This month’s report on the Denver housing market brings good news for Denver homebuyers: The metro area’s frenzied home market continued to cool in September, following a similar calming in August.
That’s according to the Denver Metro Association of Realtors’ report for September, which points to a slight leveling off of a market that has recently sparked buyers bidding against each other, paying well over asking price, and, on occasion, dropping normal requirements of sellers, such as home inspection contingency.
Among the DMAR’s monthly findings:
• The number of homes sold dropped 21.58% from August to September, to 4,427. That’s a 15.60% drop over last year at this time. This comes despite a modest rise (3.07%) in active listings over August, to 7,586.

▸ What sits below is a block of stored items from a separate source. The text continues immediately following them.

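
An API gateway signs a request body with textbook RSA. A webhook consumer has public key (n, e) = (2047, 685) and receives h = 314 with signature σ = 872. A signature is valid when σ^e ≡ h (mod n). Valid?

yes

σ^2 ≡ 872^2 = 760384 ≡ 947
σ^4 ≡ 947^2 = 896809 ≡ 223
σ^8 ≡ 223^2 = 49729 ≡ 601
σ^16 ≡ 601^2 = 361201 ≡ 929
σ^32 ≡ 929^2 = 863041 ≡ 1254
σ^64 ≡ 1254^2 = 1572516 ≡ 420
σ^128 ≡ 420^2 = 176400 ≡ 358
σ^256 ≡ 358^2 = 128164 ≡ 1250
σ^512 ≡ 1250^2 = 1562500 ≡ 639
685 = 512 + 128 + 32 + 8 + 4 + 1, so σ^685 ≡ 639·358·1254·601·223·872 ≡ 314 (mod 2047)
314 = h, so the signature checks out.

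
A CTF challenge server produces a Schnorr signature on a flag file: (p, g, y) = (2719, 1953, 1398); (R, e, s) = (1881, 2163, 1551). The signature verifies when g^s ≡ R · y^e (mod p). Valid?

g^s mod p:
1953^2 = 3814209 ≡ 2171
1953^4 ≡ 2171^2 = 4713241 ≡ 1214
1953^8 ≡ 1214^2 = 1473796 ≡ 98
1953^16 ≡ 98^2 = 9604 ≡ 1447
1953^32 ≡ 1447^2 = 2093809 ≡ 179
1953^64 ≡ 179^2 = 32041 ≡ 2132
1953^128 ≡ 2132^2 = 4545424 ≡ 1975
1953^256 ≡ 1975^2 = 3900625 ≡ 1579
1953^512 ≡ 1579^2 = 2493241 ≡ 2637
1953^1024 ≡ 2637^2 = 6953769 ≡ 1286
1551 = 1024 + 512 + 8 + 4 + 2 + 1, so 1953^1551 ≡ 1286·2637·98·1214·2171·1953 ≡ 1688 (mod 2719)
R · y^e mod p:
1398^2 = 1954404 ≡ 2162
1398^4 ≡ 2162^2 = 4674244 ≡ 283
1398^8 ≡ 283^2 = 80089 ≡ 1238
1398^16 ≡ 1238^2 = 1532644 ≡ 1847
1398^32 ≡ 1847^2 = 3411409 ≡ 1783
1398^64 ≡ 1783^2 = 3179089 ≡ 578
1398^128 ≡ 578^2 = 334084 ≡ 2366
1398^256 ≡ 2366^2 = 5597956 ≡ 2254
1398^512 ≡ 2254^2 = 5080516 ≡ 1424
1398^1024 ≡ 1424^2 = 2027776 ≡ 2121
1398^2048 ≡ 2121^2 = 4498641 ≡ 1415
2163 = 2048 + 64 + 32 + 16 + 2 + 1, so 1398^2163 ≡ 1415·578·1783·1847·2162·1398 ≡ 1802 (mod 2719)
1881·1802 = 3389562 ≡ 1688 (mod 2719)
1688 ≡ 1688 (mod 2719); signature holds.

yes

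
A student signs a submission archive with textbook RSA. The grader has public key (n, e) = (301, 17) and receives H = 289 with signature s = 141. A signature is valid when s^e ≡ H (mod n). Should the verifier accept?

s^2 ≡ 141^2 = 19881 ≡ 15
s^4 ≡ 15^2 = 225
s^8 ≡ 225^2 = 50625 ≡ 57
s^16 ≡ 57^2 = 3249 ≡ 239
17 = 16 + 1, so s^17 ≡ 239·141 ≡ 288 (mod 301)
288 ≠ 289, so verification fails.

reject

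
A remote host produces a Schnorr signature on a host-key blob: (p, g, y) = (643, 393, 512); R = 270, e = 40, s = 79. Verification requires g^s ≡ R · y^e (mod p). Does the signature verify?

verifies

g^s mod p:
Squares mod 643: 393^1≡393, 393^2≡129, 393^4≡566, 393^8≡142, 393^16≡231, 393^32≡635, 393^64≡64
79 = 64 + 8 + 4 + 2 + 1, so 393^79 ≡ 64·142·566·129·393 ≡ 553 (mod 643)
R · y^e mod p:
Squares mod 643: 512^1≡512, 512^2≡443, 512^4≡134, 512^8≡595, 512^16≡375, 512^32≡451
40 = 32 + 8, so 512^40 ≡ 451·595 ≡ 214 (mod 643)
270·214 = 57780 ≡ 553 (mod 643)
553 ≡ 553 (mod 643); signature holds.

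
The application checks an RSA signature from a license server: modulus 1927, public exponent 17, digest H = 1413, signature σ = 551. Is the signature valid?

Squares mod 1927: σ^1≡551, σ^2≡1062, σ^4≡549, σ^8≡789, σ^16≡100
17 = 16 + 1, so σ^17 ≡ 100·551 ≡ 1144 (mod 1927)
The recovered value 1144 does not match the digest 1413.

invalid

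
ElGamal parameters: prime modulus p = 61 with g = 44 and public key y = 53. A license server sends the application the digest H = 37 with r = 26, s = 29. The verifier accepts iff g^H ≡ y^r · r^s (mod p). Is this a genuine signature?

forged

Left side g^H mod p:
44^37 mod 61 = 30
Right side y^r · r^s mod p:
53^26 mod 61 = 27
26^29 mod 61 = 7
27·7 = 189 ≡ 6 (mod 61)
30 ≠ 6, so verification fails.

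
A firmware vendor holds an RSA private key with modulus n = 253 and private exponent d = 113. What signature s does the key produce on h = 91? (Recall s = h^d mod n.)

137

Squares mod 253: h^1≡91, h^2≡185, h^4≡70, h^8≡93, h^16≡47, h^32≡185, h^64≡70
113 = 64 + 32 + 16 + 1, so h^113 ≡ 70·185·47·91 ≡ 137 (mod 253)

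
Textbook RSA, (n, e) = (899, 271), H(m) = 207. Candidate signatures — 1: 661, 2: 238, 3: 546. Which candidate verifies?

2

Candidate 1: Squares mod 899: 661^1≡661, 661^2≡7, 661^4≡49, 661^8≡603, 661^16≡413, 661^32≡658, 661^64≡545, 661^128≡355, 661^256≡165; 271 = 256 + 8 + 4 + 2 + 1, so 661^271 ≡ 165·603·49·7·661 ≡ 692 (mod 899)
Candidate 2: Squares mod 899: 238^1≡238, 238^2≡7, 238^4≡49, 238^8≡603, 238^16≡413, 238^32≡658, 238^64≡545, 238^128≡355, 238^256≡165; 271 = 256 + 8 + 4 + 2 + 1, so 238^271 ≡ 165·603·49·7·238 ≡ 207 (mod 899)
  → matches H(m) = 207
Candidate 3: Squares mod 899: 546^1≡546, 546^2≡547, 546^4≡741, 546^8≡691, 546^16≡112, 546^32≡857, 546^64≡865, 546^128≡257, 546^256≡422; 271 = 256 + 8 + 4 + 2 + 1, so 546^271 ≡ 422·691·741·547·546 ≡ 732 (mod 899)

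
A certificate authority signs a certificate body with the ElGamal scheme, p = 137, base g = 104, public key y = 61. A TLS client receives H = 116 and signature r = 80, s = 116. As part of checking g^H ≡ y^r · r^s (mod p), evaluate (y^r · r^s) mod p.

99

61^80 mod 137 = 74
80^116 mod 137 = 18
y^r · r^s ≡ 74·18 = 1332 ≡ 99 (mod 137)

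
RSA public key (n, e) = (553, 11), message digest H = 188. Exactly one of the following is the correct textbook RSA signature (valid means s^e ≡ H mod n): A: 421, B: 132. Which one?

B

Candidate A: 421^2 = 177241 ≡ 281; 421^4 ≡ 281^2 = 78961 ≡ 435; 421^8 ≡ 435^2 = 189225 ≡ 99; 11 = 8 + 2 + 1, so 421^11 ≡ 99·281·421 ≡ 365 (mod 553)
Candidate B: 132^2 = 17424 ≡ 281; 132^4 ≡ 281^2 = 78961 ≡ 435; 132^8 ≡ 435^2 = 189225 ≡ 99; 11 = 8 + 2 + 1, so 132^11 ≡ 99·281·132 ≡ 188 (mod 553)
  → matches H = 188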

• The average sold price dropped .52% from August to September. It is now $429,597. While that’s still nearly 9% higher than the average sold price last year, it’s well below the double-digit year-over-year increases seen in recent years.

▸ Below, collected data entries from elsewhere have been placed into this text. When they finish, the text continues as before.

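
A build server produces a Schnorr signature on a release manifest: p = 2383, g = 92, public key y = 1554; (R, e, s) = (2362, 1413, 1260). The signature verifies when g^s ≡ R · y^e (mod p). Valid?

yes

g^s mod p:
92^2 = 8464 ≡ 1315
92^4 ≡ 1315^2 = 1729225 ≡ 1550
92^8 ≡ 1550^2 = 2402500 ≡ 436
92^16 ≡ 436^2 = 190096 ≡ 1839
92^32 ≡ 1839^2 = 3381921 ≡ 444
92^64 ≡ 444^2 = 197136 ≡ 1730
92^128 ≡ 1730^2 = 2992900 ≡ 2235
92^256 ≡ 2235^2 = 4995225 ≡ 457
92^512 ≡ 457^2 = 208849 ≡ 1528
92^1024 ≡ 1528^2 = 2334784 ≡ 1827
1260 = 1024 + 128 + 64 + 32 + 8 + 4, so 92^1260 ≡ 1827·2235·1730·444·436·1550 ≡ 308 (mod 2383)
R · y^e mod p:
1554^2 = 2414916 ≡ 937
1554^4 ≡ 937^2 = 877969 ≡ 1025
1554^8 ≡ 1025^2 = 1050625 ≡ 2105
1554^16 ≡ 2105^2 = 4431025 ≡ 1028
1554^32 ≡ 1028^2 = 1056784 ≡ 1115
1554^64 ≡ 1115^2 = 1243225 ≡ 1682
1554^128 ≡ 1682^2 = 2829124 ≡ 503
1554^256 ≡ 503^2 = 253009 ≡ 411
1554^512 ≡ 411^2 = 168921 ≡ 2111
1554^1024 ≡ 2111^2 = 4456321 ≡ 111
1413 = 1024 + 256 + 128 + 4 + 1, so 1554^1413 ≡ 111·411·503·1025·1554 ≡ 1574 (mod 2383)
2362·1574 = 3717788 ≡ 308 (mod 2383)
308 ≡ 308 (mod 2383); signature holds.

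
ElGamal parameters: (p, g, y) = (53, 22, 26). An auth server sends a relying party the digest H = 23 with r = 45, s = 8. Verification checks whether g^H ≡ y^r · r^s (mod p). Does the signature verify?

Left side g^H mod p:
22^2 = 484 ≡ 7
22^4 ≡ 7^2 = 49
22^8 ≡ 49^2 = 2401 ≡ 16
22^16 ≡ 16^2 = 256 ≡ 44
23 = 16 + 4 + 2 + 1, so 22^23 ≡ 44·49·7·22 ≡ 32 (mod 53)
Right side y^r · r^s mod p:
26^2 = 676 ≡ 40
26^4 ≡ 40^2 = 1600 ≡ 10
26^8 ≡ 10^2 = 100 ≡ 47
26^16 ≡ 47^2 = 2209 ≡ 36
26^32 ≡ 36^2 = 1296 ≡ 24
45 = 32 + 8 + 4 + 1, so 26^45 ≡ 24·47·10·26 ≡ 31 (mod 53)
45^2 = 2025 ≡ 11
45^4 ≡ 11^2 = 121 ≡ 15
45^8 ≡ 15^2 = 225 ≡ 13
31·13 = 403 ≡ 32 (mod 53)
32 ≡ 32 (mod 53), so the signature is genuine.

verifies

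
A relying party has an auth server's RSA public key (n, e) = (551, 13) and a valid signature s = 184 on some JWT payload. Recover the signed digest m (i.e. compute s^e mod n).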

• Homes spent 3.3% more days on the market than the previous month, taking an average of 32 days to sell.
The DMAR report also notes that showings “are slowing down and sellers are having to reduce prices in order to get more traction.” Additionally, it observes that “‘Back on Market’ and ‘Price Reductions’ seem to be more common than ‘New Listings’ in MLS (multi-list) searches.”

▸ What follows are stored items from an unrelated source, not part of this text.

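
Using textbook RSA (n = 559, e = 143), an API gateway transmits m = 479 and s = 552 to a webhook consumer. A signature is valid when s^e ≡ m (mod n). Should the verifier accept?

s^2 ≡ 552^2 = 304704 ≡ 49
s^4 ≡ 49^2 = 2401 ≡ 165
s^8 ≡ 165^2 = 27225 ≡ 393
s^16 ≡ 393^2 = 154449 ≡ 165
s^32 ≡ 165^2 = 27225 ≡ 393
s^64 ≡ 393^2 = 154449 ≡ 165
s^128 ≡ 165^2 = 27225 ≡ 393
143 = 128 + 8 + 4 + 2 + 1, so s^143 ≡ 393·393·165·49·552 ≡ 479 (mod 559)
479 = m, so the signature checks out.

accept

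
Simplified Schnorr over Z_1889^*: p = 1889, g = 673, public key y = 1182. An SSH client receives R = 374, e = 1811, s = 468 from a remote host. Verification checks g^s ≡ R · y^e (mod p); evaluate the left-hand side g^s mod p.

32

673^2 = 452929 ≡ 1458
673^4 ≡ 1458^2 = 2125764 ≡ 639
673^8 ≡ 639^2 = 408321 ≡ 297
673^16 ≡ 297^2 = 88209 ≡ 1315
673^32 ≡ 1315^2 = 1729225 ≡ 790
673^64 ≡ 790^2 = 624100 ≡ 730
673^128 ≡ 730^2 = 532900 ≡ 202
673^256 ≡ 202^2 = 40804 ≡ 1135
468 = 256 + 128 + 64 + 16 + 4, so 673^468 ≡ 1135·202·730·1315·639 ≡ 32 (mod 1889)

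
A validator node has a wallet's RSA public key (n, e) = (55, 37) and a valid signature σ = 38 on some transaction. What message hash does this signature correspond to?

Squares mod 55: σ^1≡38, σ^2≡14, σ^4≡31, σ^8≡26, σ^16≡16, σ^32≡36
37 = 32 + 4 + 1, so σ^37 ≡ 36·31·38 ≡ 3 (mod 55)

3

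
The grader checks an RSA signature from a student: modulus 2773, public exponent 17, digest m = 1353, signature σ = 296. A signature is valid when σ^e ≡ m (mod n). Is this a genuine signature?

forged

σ^2 ≡ 296^2 = 87616 ≡ 1653
σ^4 ≡ 1653^2 = 2732409 ≡ 1004
σ^8 ≡ 1004^2 = 1008016 ≡ 1417
σ^16 ≡ 1417^2 = 2007889 ≡ 237
17 = 16 + 1, so σ^17 ≡ 237·296 ≡ 827 (mod 2773)
827 ≠ 1353, so verification fails.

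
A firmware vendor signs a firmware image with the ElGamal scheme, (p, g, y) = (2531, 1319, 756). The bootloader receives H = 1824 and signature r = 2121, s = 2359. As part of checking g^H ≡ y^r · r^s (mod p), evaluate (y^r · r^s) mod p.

1652

756^2 = 571536 ≡ 2061
756^4 ≡ 2061^2 = 4247721 ≡ 703
756^8 ≡ 703^2 = 494209 ≡ 664
756^16 ≡ 664^2 = 440896 ≡ 502
756^32 ≡ 502^2 = 252004 ≡ 1435
756^64 ≡ 1435^2 = 2059225 ≡ 1522
756^128 ≡ 1522^2 = 2316484 ≡ 619
756^256 ≡ 619^2 = 383161 ≡ 980
756^512 ≡ 980^2 = 960400 ≡ 1151
756^1024 ≡ 1151^2 = 1324801 ≡ 1088
756^2048 ≡ 1088^2 = 1183744 ≡ 1767
2121 = 2048 + 64 + 8 + 1, so 756^2121 ≡ 1767·1522·664·756 ≡ 857 (mod 2531)
2121^2 = 4498641 ≡ 1054
2121^4 ≡ 1054^2 = 1110916 ≡ 2338
2121^8 ≡ 2338^2 = 5466244 ≡ 1815
2121^16 ≡ 1815^2 = 3294225 ≡ 1394
2121^32 ≡ 1394^2 = 1943236 ≡ 1959
2121^64 ≡ 1959^2 = 3837681 ≡ 685
2121^128 ≡ 685^2 = 469225 ≡ 990
2121^256 ≡ 990^2 = 980100 ≡ 603
2121^512 ≡ 603^2 = 363609 ≡ 1676
2121^1024 ≡ 1676^2 = 2808976 ≡ 2097
2121^2048 ≡ 2097^2 = 4397409 ≡ 1062
2359 = 2048 + 256 + 32 + 16 + 4 + 2 + 1, so 2121^2359 ≡ 1062·603·1959·1394·2338·1054·2121 ≡ 377 (mod 2531)
y^r · r^s ≡ 857·377 = 323089 ≡ 1652 (mod 2531)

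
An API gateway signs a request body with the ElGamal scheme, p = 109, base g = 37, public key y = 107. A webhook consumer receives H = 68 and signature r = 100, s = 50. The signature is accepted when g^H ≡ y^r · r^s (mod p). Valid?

no

Left side g^H mod p:
37^2 = 1369 ≡ 61
37^4 ≡ 61^2 = 3721 ≡ 15
37^8 ≡ 15^2 = 225 ≡ 7
37^16 ≡ 7^2 = 49
37^32 ≡ 49^2 = 2401 ≡ 3
37^64 ≡ 3^2 = 9
68 = 64 + 4, so 37^68 ≡ 9·15 ≡ 26 (mod 109)
Right side y^r · r^s mod p:
107^2 = 11449 ≡ 4
107^4 ≡ 4^2 = 16
107^8 ≡ 16^2 = 256 ≡ 38
107^16 ≡ 38^2 = 1444 ≡ 27
107^32 ≡ 27^2 = 729 ≡ 75
107^64 ≡ 75^2 = 5625 ≡ 66
100 = 64 + 32 + 4, so 107^100 ≡ 66·75·16 ≡ 66 (mod 109)
100^2 = 10000 ≡ 81
100^4 ≡ 81^2 = 6561 ≡ 21
100^8 ≡ 21^2 = 441 ≡ 5
100^16 ≡ 5^2 = 25
100^32 ≡ 25^2 = 625 ≡ 80
50 = 32 + 16 + 2, so 100^50 ≡ 80·25·81 ≡ 26 (mod 109)
66·26 = 1716 ≡ 81 (mod 109)
26 ≠ 81, so verification fails.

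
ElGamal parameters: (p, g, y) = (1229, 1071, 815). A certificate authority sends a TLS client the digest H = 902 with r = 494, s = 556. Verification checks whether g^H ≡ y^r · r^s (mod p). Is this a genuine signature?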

According to DMAR, many contracts are falling through, due to “escalating buyer demands during inspection.” As a result, the association is advising buyers to put in back-up offers on homes already under contract, as there is a good chance sellers will have to go back to the drawing board.
Experts debate whether this trend will continue or is simply seasonal. “As the cool air of autumn descends on Denver, so does the seasonal cooling upon our housing market,” notes Steve Danyliw, chairman of the DMAR Market Trends Committee. But his observation is countered somewhat by the fact that September’s decrease in sold listings is more than double the seasonal norm of 10.1%. (vs. 21.58%).
In sum, while it might not be time for homebuyers to turn cartwheels in celebration, they can at least take a deep breath and relax…a little.